Una ricerca apparsa su Science Translational Medicine conferma in maniera indiretta le conclusioni dei medici americani, suggerendo un collegamento fra l'insorgenza del morbo di Parkinson e l'appendice.
«La patogenesi della malattia di Parkinson comporta l'accumulo di alfa-sinucleina aggregata e si pensa che tale situazione possa avere origine dall'apparato gastrointestinale», spiega Bryan Killinger del Van Andel Research Institute di Grand Rapids, primo autore del lavoro.
L'analisi ha preso in esame 500.000 pazienti in Svezia sottoposti ad appendicectomia. Sono stati messi a confronto con persone dalle caratteristiche simili mai sottoposte allo stesso intervento.
I dati indicano che nel corso del follow up 2.200 soggetti hanno sviluppato la malattia di Parkinson, ma soprattutto che fra chi si era sottoposto ad appendicectomia il rischio risultava più basso del 19 per cento rispetto a chi non aveva fatto alcun intervento.
Inoltre, in chi si era sottoposto all'intervento, l'età dell'esordio della malattia si era spostato in avanti in media di 3,6 anni.
I ricercatori hanno anche scoperto che 46 su 48 appendici di uomini e donne sani mostravano nei loro tessuti la presenza di alfa-sinucleina.
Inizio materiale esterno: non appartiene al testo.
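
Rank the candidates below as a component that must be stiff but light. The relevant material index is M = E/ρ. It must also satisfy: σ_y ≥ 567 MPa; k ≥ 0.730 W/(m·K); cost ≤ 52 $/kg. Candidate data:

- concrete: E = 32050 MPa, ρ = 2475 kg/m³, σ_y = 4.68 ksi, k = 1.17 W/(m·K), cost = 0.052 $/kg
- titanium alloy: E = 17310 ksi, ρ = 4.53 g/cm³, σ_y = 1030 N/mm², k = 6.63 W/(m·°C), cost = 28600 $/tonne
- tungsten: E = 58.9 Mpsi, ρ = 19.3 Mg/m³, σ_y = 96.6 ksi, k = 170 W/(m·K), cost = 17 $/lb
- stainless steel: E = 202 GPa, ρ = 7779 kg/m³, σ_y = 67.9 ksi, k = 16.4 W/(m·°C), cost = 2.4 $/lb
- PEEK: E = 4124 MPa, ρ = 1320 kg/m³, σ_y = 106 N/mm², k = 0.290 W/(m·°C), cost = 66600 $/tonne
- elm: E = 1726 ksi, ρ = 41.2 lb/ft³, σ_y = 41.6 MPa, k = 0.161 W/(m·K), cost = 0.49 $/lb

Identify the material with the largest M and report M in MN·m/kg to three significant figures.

titanium alloy, M = 26.3 MN·m/kg

Screen on constraints: σ_y ≥ 567 MPa; k ≥ 0.730 W/(m·K); cost ≤ 52 $/kg. Survivors: titanium alloy, tungsten.
Normalizing units and computing the index:
  titanium alloy: E = 119.3 GPa, ρ = 4530 kg/m³
  tungsten: E = 406.1 GPa, ρ = 19300 kg/m³
  titanium alloy: M = 26.3 MN·m/kg
  tungsten: M = 21.0 MN·m/kg
The maximum is for titanium alloy.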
«L'appendice umana sana contiene aggregati di alfa-sinucleina e un'abbondanza di prodotti di troncamento dell'alfa-sinucleina associati alla patologia del Parkinson che notoriamente si accumulano nei corpi di Lewy, il segno patologico del Parkinson. Lisati di tessuto di appendice umana hanno indotto una rapida scissione e oligomerizzazione dell'alfa-sinucleina ricombinante a lunghezza intera», spiegano gli autori.
L'ipotesi è quindi che l'appendice funzioni da serbatoio per forme patogene di alfa-sinucleina, le quali potrebbero contribuire all'inizio e allo sviluppo della malattia.
I composti che limitano l'accumulo della sostanza nell'appendice e in altri tessuti linfatici potrebbero rappresentare la base per ideare una nuova strategia terapeutica.